Parecia uma esfinge longilínea, vestida de preto, cabelo preto, longo e liso, tinha uma franja grossa e não poupava no eyeliner. E se ainda não tinha feito muito como actriz, começou a despertar a atenção de fotógrafos que pressentiam o magnetismo que viria a fazer dela um ícone. Muitos anos mais tarde, Gréco reconheceu que, por esses dias, começou a ser tomada de um certo embaraço: “Estava a tornar-me famosa sem ter feito nada que os justificasse.” Mas foi isso que a aproximou dos artistas e intelectuais, essa fome de conhecimento, a disponibilidade para ouvir, para absorver tudo, e que por si só excita e espicaça aqueles que se dispõem a falar, a contar as suas histórias e partilhar ambições.
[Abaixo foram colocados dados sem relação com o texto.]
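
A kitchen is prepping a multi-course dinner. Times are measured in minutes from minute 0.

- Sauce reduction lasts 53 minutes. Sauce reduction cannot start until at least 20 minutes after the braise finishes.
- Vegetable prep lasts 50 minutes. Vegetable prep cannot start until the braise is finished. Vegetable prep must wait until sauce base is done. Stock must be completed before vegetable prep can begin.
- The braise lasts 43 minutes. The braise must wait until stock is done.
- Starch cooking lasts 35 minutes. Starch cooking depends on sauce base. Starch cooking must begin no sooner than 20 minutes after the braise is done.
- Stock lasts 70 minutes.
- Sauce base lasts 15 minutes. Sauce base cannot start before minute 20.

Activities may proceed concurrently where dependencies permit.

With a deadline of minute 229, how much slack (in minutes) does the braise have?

43

Stock can start immediately at minute 0; it finishes at minute 70.
The braise waits on stock (finishes minute 70), so it starts at minute 70 and finishes at 70 + 43 = minute 113.

Working backward from the deadline:
Vegetable prep has no dependents, so it just needs to finish by minute 229. Starting by 229 − 50 = minute 179 achieves that.
Sauce reduction must finish by minute 229; it takes 53 minutes, so it must start by 229 − 53 = minute 176.
Nothing follows starch cooking; the deadline of minute 229 is its only limit. It must start by 229 − 35 = minute 194.
The braise feeds vegetable prep (must start by minute 179); sauce reduction (must start by minute 176, minus 20-minute gap → minute 156); starch cooking (must start by minute 194, minus 20-minute gap → minute 174). Taking the minimum, the braise must finish by minute 156 and start by 156 − 43 = minute 113.
So the braise can start as early as minute 70 and as late as minute 113, giving 113 − 70 = 43 minutes of slack.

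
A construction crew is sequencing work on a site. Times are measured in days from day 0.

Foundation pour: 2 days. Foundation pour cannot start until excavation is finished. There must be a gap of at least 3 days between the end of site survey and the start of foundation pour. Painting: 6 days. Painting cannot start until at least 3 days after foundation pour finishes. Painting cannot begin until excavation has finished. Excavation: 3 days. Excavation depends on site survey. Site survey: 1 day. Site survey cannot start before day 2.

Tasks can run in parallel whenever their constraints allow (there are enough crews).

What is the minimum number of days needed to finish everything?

17

Site survey waits on its own release at day 2, so it starts at day 2 and finishes at 2 + 1 = day 3.
Excavation cannot begin until site survey (finishes day 3). It runs from day 3 to 3 + 3 = day 6.
For foundation pour: excavation (finishes day 6); site survey (finishes day 3, plus 3-day gap → day 6). Taking the maximum gives a start of day 6, and it finishes at 6 + 2 = day 8.
For painting: foundation pour (finishes day 8, plus 3-day gap → day 11); excavation (finishes day 6). Taking the maximum gives a start of day 11, and it finishes at 11 + 6 = day 17.
All tasks are finished once the last one completes. Finish times: Site survey at 3, Excavation at 6, Foundation pour at 8, Painting at 17. The latest is day 17.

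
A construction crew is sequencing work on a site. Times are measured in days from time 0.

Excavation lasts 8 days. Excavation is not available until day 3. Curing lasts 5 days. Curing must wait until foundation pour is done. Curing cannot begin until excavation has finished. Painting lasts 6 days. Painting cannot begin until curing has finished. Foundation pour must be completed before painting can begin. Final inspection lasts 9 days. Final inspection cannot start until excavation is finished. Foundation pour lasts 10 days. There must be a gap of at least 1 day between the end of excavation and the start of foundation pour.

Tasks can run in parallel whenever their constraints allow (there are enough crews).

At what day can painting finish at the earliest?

33

Excavation waits on its own release at day 3, so it starts at day 3 and finishes at 3 + 8 = day 11.
Foundation pour waits on excavation (finishes day 11, plus 1-day gap → day 12), so it starts at day 12 and finishes at 12 + 10 = day 22.
Curing cannot start until foundation pour (finishes day 22); excavation (finishes day 11). The controlling bound is day 22, so curing finishes at 22 + 5 = day 27.
Painting has to wait for curing (finishes day 27); foundation pour (finishes day 22). The latest of these is day 27, so painting runs day 27 to 27 + 6 = day 33.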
Assim, quando se decidiu a ver o que podia fazer com a voz, cantando, buscou junto dos amigos sugestões musicais, e logo Jacques Prévert, Joseph Kosma, Raymond Queneau e Sartre apareceram com material, assinando os dois últimos os primeiros êxitos de Juliette Gréco no cabaret Le Booeuf sur le Toît, recentemente reaberto depois da guerra, e esses êxitos foram “Si tu t'imagines” e “La Rue des Blancs-Manteaux”.
Agora temos de deixar a cronologia pormenorizada dos acontecimentos, porque de outro modo o obituário acabaria por impor-nos a escrita de um romance ou novela, e precisamos de rematar a coisa sem nos tornarmos presas da tentação de seguir Juliette através de todas as aventuras e peripécias. Aqui, e para compensar o leitor, apetece citar Leonard Cohen: “Que doce nos sabe o tempo/ quando fica muito tarde// e já não és obrigado a seguir/ o balanço dos quadris dela// pelo longo corredor/ da tua imaginação prestes a desfalecer.”
Basta dizer que é em 1952 que grava o seu primeiro álbum – “Juliette Gréco – Chante Ses Derniers Succès”, e que a carreira como actriz, depois da estreia nos palcos de teatro aos 19 anos, se iniciou no cinema ainda antes de ter começado a cantar, em 1948, ao interpretar uma freira no drama “Les Frères Bouquinquant”, não demoraria a descolar, e teve papéis em quase 30 filmes, a maioria nas décadas de 1950 e 1960. Já no que toca ao lado pessoal, casou-se em 1953 com o actor Philippe Lemaire, de quem se divorciou em 1956, mas que lhe deu a sua única filha, Laurence-Marie Lemaire, que viria a perder em 2016, um desgosto que acabaria por estar na origem de um acidente vascular cerebral. Foi também casada com o actor Michael Piccoli entre 1966 e 1977, e uma década depois casou-se com o pianista e compositor Gérard Jouannest, uma ligação que durou até à morte deste, em 2018. Além de companheiros, os dois trabalharam juntos em concertos e discos, e o golpe da perda Jouannest foi algo de que Gréco já não se refez. Em 2015, aos 87 anos, tinha abandonado os palcos depois de uma última digressão, e na altura disse à RTL o quanto lhe custava despedir-se: "É muito duro, é muito complicado para mim, é muito doloroso: é preciso saber sair em beleza.”
Nos últimos anos, resguardava-se na nostalgia, e não mostrava qualquer embaraço por ser a prisioneira de memórias que adquiriam um encanto quase mítico, mostrando-se algo desapontada com a forma como os jovens pareciam despedir-se das utopias para abraçar ambições pessoais, e denunciava uma cultura cada vez mais prisioneira da efemeridade, do seu génio inconstante, repetindo os mesmos erros, decaindo em vícios. Gréco lamentava a distância entre a juventude e os meios intelectuais, a perda de uma certa magia na boémia que ainda persiste: “As coisas mudaram”, reconhecia numa entrevista em 2015 à “The Montreal Gazette”. “Talvez os jovens tenham ficado reféns do dinheiro.”